The changes will see the employer-assisted post-study work visa removed from Nov. 26, along with reductions to the length of time work visas will be provided. Someone who studies towards a bachelors' degree in New Zealand would still be eligible for three-year open work visa upon completion, as under the previous rules, but changes will be made to lower-level qualifications.
Current students won't be worse off, and those who complete their study in the next three years will be eligible for longer visas. Someone studying a lower-level qualification, such as a graduate diploma or other sub-degree course, would be eligible for a one-year open post-study work visa, if they study in Auckland, or a two-year open post-study work visa, if they study outside Auckland, excluding distance learning - as long as they complete it by the end of 2021.
After that, students studying below degree level would only be eligible for a one-year open post-study work visa, or one additional year if they are a graduate diploma graduate and working towards registration with a professional or trade body. They would also be required to study in New Zealand for two years before becoming eligible for a work visa.

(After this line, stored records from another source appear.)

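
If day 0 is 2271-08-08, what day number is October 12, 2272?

431

Aug 8, 2271 → Aug 8, 2272: 366 days (Feb 29, 2272 is in that span).
Aug 8, 2272 → Sep 8, 2272: 31 days (August has 31).
Sep 8, 2272 → Oct 8, 2272: 30 days (September has 30).
Oct 8, 2272 → Oct 12, 2272: 4 days.
Total: 431 days.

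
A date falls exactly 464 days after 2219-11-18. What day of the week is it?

Saturday

First find the weekday of Nov 18, 2219. Doomsday rule: the anchor day for the 2200s is Friday. For year 19: 19÷12 = 1 r 7, and 7÷4 = 1, so 1+7+1 = 9.
Friday + 9 ≡ Sunday — that's 2219's doomsday.
In November the doomsday date is Nov 7.
Nov 18 is 11 days after Nov 7; 11 mod 7 = 4, so Sunday + 4 = Thursday.
464 mod 7 = 2, so 464 days after a Thursday is Thursday + 2 = Saturday.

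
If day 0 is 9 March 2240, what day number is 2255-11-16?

Mar 9, 2240 → Mar 9, 2241: 365 days.
Mar 9, 2241 → Mar 9, 2242: 365 days.
Mar 9, 2242 → Mar 9, 2243: 365 days.
Mar 9, 2243 → Mar 9, 2244: 366 days (Feb 29, 2244 is in that span).
Mar 9, 2244 → Mar 9, 2245: 365 days.
Mar 9, 2245 → Mar 9, 2246: 365 days.
Mar 9, 2246 → Mar 9, 2247: 365 days.
Mar 9, 2247 → Mar 9, 2248: 366 days (Feb 29, 2248 is in that span).
Mar 9, 2248 → Mar 9, 2249: 365 days.
Mar 9, 2249 → Mar 9, 2250: 365 days.
Mar 9, 2250 → Mar 9, 2251: 365 days.
Mar 9, 2251 → Mar 9, 2252: 366 days (Feb 29, 2252 is in that span).
Mar 9, 2252 → Mar 9, 2253: 365 days.
Mar 9, 2253 → Mar 9, 2254: 365 days.
Mar 9, 2254 → Mar 9, 2255: 365 days.
Mar 9, 2255 → Apr 9, 2255: 31 days (March has 31).
Apr 9, 2255 → May 9, 2255: 30 days (April has 30).
May 9, 2255 → Jun 9, 2255: 31 days (May has 31).
Jun 9, 2255 → Jul 9, 2255: 30 days (June has 30).
Jul 9, 2255 → Aug 9, 2255: 31 days (July has 31).
Aug 9, 2255 → Sep 9, 2255: 31 days (August has 31).
Sep 9, 2255 → Oct 9, 2255: 30 days (September has 30).
Oct 9, 2255 → Nov 9, 2255: 31 days (October has 31).
Nov 9, 2255 → Nov 16, 2255: 7 days.
Total: 5730 days.

5730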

International students studying Level 8 qualifications - that's a postgraduate diploma or bachelors' honours degree - will also need to be in an area specified on the Long Term Skills Shortage List in order for their partner to be eligible for an open work visa, and in turn the partners’ dependent children to be eligible for fee-free domestic schooling.

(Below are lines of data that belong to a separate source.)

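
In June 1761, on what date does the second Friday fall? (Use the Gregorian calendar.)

June 1, 1761 is a Monday.
The first Friday is therefore June 5 (4 days later).
The second Friday is 5 + 1×7 = June 12.

June 12, 1761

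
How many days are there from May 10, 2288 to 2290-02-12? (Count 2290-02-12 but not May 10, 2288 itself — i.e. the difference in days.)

643

May 10, 2288 → May 10, 2289: 365 days.
May 10, 2289 → Jun 10, 2289: 31 days (May has 31).
Jun 10, 2289 → Jul 10, 2289: 30 days (June has 30).
Jul 10, 2289 → Aug 10, 2289: 31 days (July has 31).
Aug 10, 2289 → Sep 10, 2289: 31 days (August has 31).
Sep 10, 2289 → Oct 10, 2289: 30 days (September has 30).
Oct 10, 2289 → Nov 10, 2289: 31 days (October has 31).
Nov 10, 2289 → Dec 10, 2289: 30 days (November has 30).
Dec 10, 2289 → Jan 10, 2290: 31 days (December has 31).
Jan 10, 2290 → Feb 10, 2290: 31 days (January has 31).
Feb 10, 2290 → Feb 12, 2290: 2 days.
Total: 643 days.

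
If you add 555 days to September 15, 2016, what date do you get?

+365 (one year) → Sep 15, 2017 (190 left).
Sep has 30 days: +16 → Oct 1, 2017 (174 left).
Oct has 31 days: +31 → Nov 1, 2017 (143 left).
Nov has 30 days: +30 → Dec 1, 2017 (113 left).
Dec has 31 days: +31 → Jan 1, 2018 (82 left).
Jan has 31 days: +31 → Feb 1, 2018 (51 left).
Feb has 28 days: +28 → Mar 1, 2018 (23 left).
+23 → Mar 24, 2018.

March 24, 2018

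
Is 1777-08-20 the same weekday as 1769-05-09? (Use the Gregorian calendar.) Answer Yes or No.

From May 9, 1769 to Aug 20, 1777 is 3025 days.
3025 mod 7 = 1, so they are different weekdays.
(May 9, 1769 is a Tuesday; Aug 20, 1777 is a Wednesday.)

No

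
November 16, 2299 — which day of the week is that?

Doomsday rule: the anchor day for the 2200s is Friday. For year 99: 99÷12 = 8 r 3, and 3÷4 = 0, so 8+3+0 = 11.
Friday + 11 ≡ Tuesday — that's 2299's doomsday.
In November the doomsday date is Nov 7.
Nov 16 is 9 days after Nov 7; 9 mod 7 = 2, so Tuesday + 2 = Thursday.

Thursday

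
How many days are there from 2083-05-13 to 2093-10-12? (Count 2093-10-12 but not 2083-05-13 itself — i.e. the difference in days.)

3805

May 13, 2083 → May 13, 2084: 366 days (Feb 29, 2084 is in that span).
May 13, 2084 → May 13, 2085: 365 days.
May 13, 2085 → May 13, 2086: 365 days.
May 13, 2086 → May 13, 2087: 365 days.
May 13, 2087 → May 13, 2088: 366 days (Feb 29, 2088 is in that span).
May 13, 2088 → May 13, 2089: 365 days.
May 13, 2089 → May 13, 2090: 365 days.
May 13, 2090 → May 13, 2091: 365 days.
May 13, 2091 → May 13, 2092: 366 days (Feb 29, 2092 is in that span).
May 13, 2092 → May 13, 2093: 365 days.
May 13, 2093 → Jun 13, 2093: 31 days (May has 31).
Jun 13, 2093 → Jul 13, 2093: 30 days (June has 30).
Jul 13, 2093 → Aug 13, 2093: 31 days (July has 31).
Aug 13, 2093 → Sep 13, 2093: 31 days (August has 31).
Sep 13, 2093 → Oct 12, 2093: 29 days.
Total: 3805 days.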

Immigration Minister Iain Lees-Galloway said the changes will "boost New Zealand’s economy, reduce student exploitation and promote our regional education offerings."
The changes follow consultation over the past two months. In June, Lees-Galloway put out a slightly more extensive set of proposed changes, which didn't include the staged reduction of visa eligibility past 2021, but did extend the Long Term Skills Shortage List requirement to those studying at Master's degree level too.
"Our changes will support the attraction of international students studying at higher levels of study, and those who undertake high quality sub-degree courses that deliver the skills needed in our growing economy," Lees-Galloway said. "They also provide time-limited incentives for students to study and work in the regions, boosting regional education providers and supporting our aims to lift regional investment and productivity."
"The removal of employer-assisted post-study work rights at all levels will help reduce the risk of migrant exploitation, and better protect New Zealand’s international reputation," Lees-Galloway said. "The bums-on-seats approach championed by the previous government is coming to an end."
New Zealand's annual net migration was 65,000 in the year to June, with student visas dropping 1.8 percent to 23,600 while work visa numbers rose 3 percent to 46,400. India was the biggest source of student visa migrants, up 3 percent to 5,900, with Chinese student numbers down 15 percent to 4,800 and the Philippines falling 4 percent to 1,400.